MOBA’s are intimidating. They require a high degree of skill and knowledge coupled with an often hostile community that penalizes new players. The genre’s standard bearer, League of Legends, works feverishly to mitigate the abuses of its community, but still must convince its players to be nice to each other. On the upside, the incredible depth and free-to-play model mean that there is a reward at the end of all the pain. Blizzard wants to shorten that trip with its new MOBA entry, Heroes of the Storm.
The basic gameplay is nothing you haven’t seen before. Teams of five players battle across a closed arena filled with monsters and cut through with specific lanes. Automatically generated minions called creep rush headlong into each other while players fight with and amongst them in hope of knocking down powerful towers that guard the lanes along the path towards the enemy base. Players win when they destroy the enemy base. In addition to the gameplay, Blizzard carries over the free-to-play model from the genre staples. Players receive in game currency at the end of every round that they can use to purchase playable heroes and experience points to net them in-game content. Players may also use real world money to buy heroes and character costumes. To this, Blizzard has added the daily quest system from Hearthstone allowing players to fulfill quests and acquire in-game currency.
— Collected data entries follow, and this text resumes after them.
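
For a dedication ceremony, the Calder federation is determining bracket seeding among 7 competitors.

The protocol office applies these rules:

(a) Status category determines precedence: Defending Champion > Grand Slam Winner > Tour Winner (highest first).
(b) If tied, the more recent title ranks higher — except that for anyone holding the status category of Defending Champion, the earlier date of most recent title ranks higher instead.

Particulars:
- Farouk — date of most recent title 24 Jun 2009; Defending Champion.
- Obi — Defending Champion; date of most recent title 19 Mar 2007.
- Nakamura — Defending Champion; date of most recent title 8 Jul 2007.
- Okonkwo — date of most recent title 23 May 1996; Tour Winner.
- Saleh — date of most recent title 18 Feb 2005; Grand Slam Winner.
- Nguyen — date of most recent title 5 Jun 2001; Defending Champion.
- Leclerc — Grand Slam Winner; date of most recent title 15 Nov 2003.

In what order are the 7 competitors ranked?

Nguyen, Obi, Nakamura, Farouk, Saleh, Leclerc, Okonkwo

By status category: Nguyen, Obi, Nakamura and Farouk (Defending Champion); then Saleh and Leclerc (Grand Slam Winner); then Okonkwo (Tour Winner).
Among Nguyen, Obi, Nakamura and Farouk, by date of most recent title (earlier first) (reversed rule for this group): Nguyen (5 Jun 2001) before Obi (19 Mar 2007) before Nakamura (8 Jul 2007) before Farouk (24 Jun 2009).
Among Saleh and Leclerc, by date of most recent title (later first): Saleh (18 Feb 2005) before Leclerc (15 Nov 2003).
Full order: Nguyen, Obi, Nakamura, Farouk, Saleh, Leclerc, Okonkwo.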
What sets Heroes of the Storm apart is the focus on accessibility to new players. Much of the character specific complexity of the genre has been replaced with straightforward, build oriented choices. Players can’t buy items or equipment and nor do they pick abilities. Instead, heroes start off with access to all three of their main abilities and modify them with choices that arise at specific levels. At level 10, players may choose between two ultimate abilities that play to the character’s available builds. Heroes of the Storm’s restricted approach make understanding and devising character builds easier by reducing the number of options. The game also increases accessibility by creating a shared pool of experience. Other MOBA’s count experience on an individual level meaning new players inevitably fall behind as better players leap ahead. This shared system ensures that new players always have the tools to compete, even if they don’t have the skills. It’s clear that Blizzard hopes to fill the gap between the interested players and the barriers that stop them.
Veterans will inevitably complain about the lower skill ceiling, but they’ll appreciate some of the interesting design decision. The first is the introduction of map gimmicks. Each of the 7 maps has an interesting gimmick that can have a major effect on the battlefield. For example, Haunted Mines has a separate map where players go and collect skulls. Once teams collect all the skulls, they receive a powerful golem whose strength is based on the number of skulls collected. The balance between achieving the gimmick and pushing a lane is tight and forces teams to make tough decisions. Another interesting change is the speed of the matches. Heroes of the Storm adds ammunition to the towers (towers stop shooting after the ammo runs out) and building destroying oriented gimmicks to prevent drawn out fights around super powered buildings. These changes combine to combat the common MOBA situation where a team has won, yet must play for another 20 minutes to overcome the enemy’s defenses.
Heroes of the Storm is still in beta, but plays like a finished product. To be sure, the matchmaking still pairs newbies with veterans and the practice mode insists on cluttering the screen with controls, but these issues don’t detract from the solid gameplay and quality formula changes. Blizzard’s attempt at creating a new player friendly MOBA succeeds. Experienced MOBA players might object to the changes, but even they can appreciate the casual model with faster battle resolutions. When Heroes of the Storm hits the public, check it out.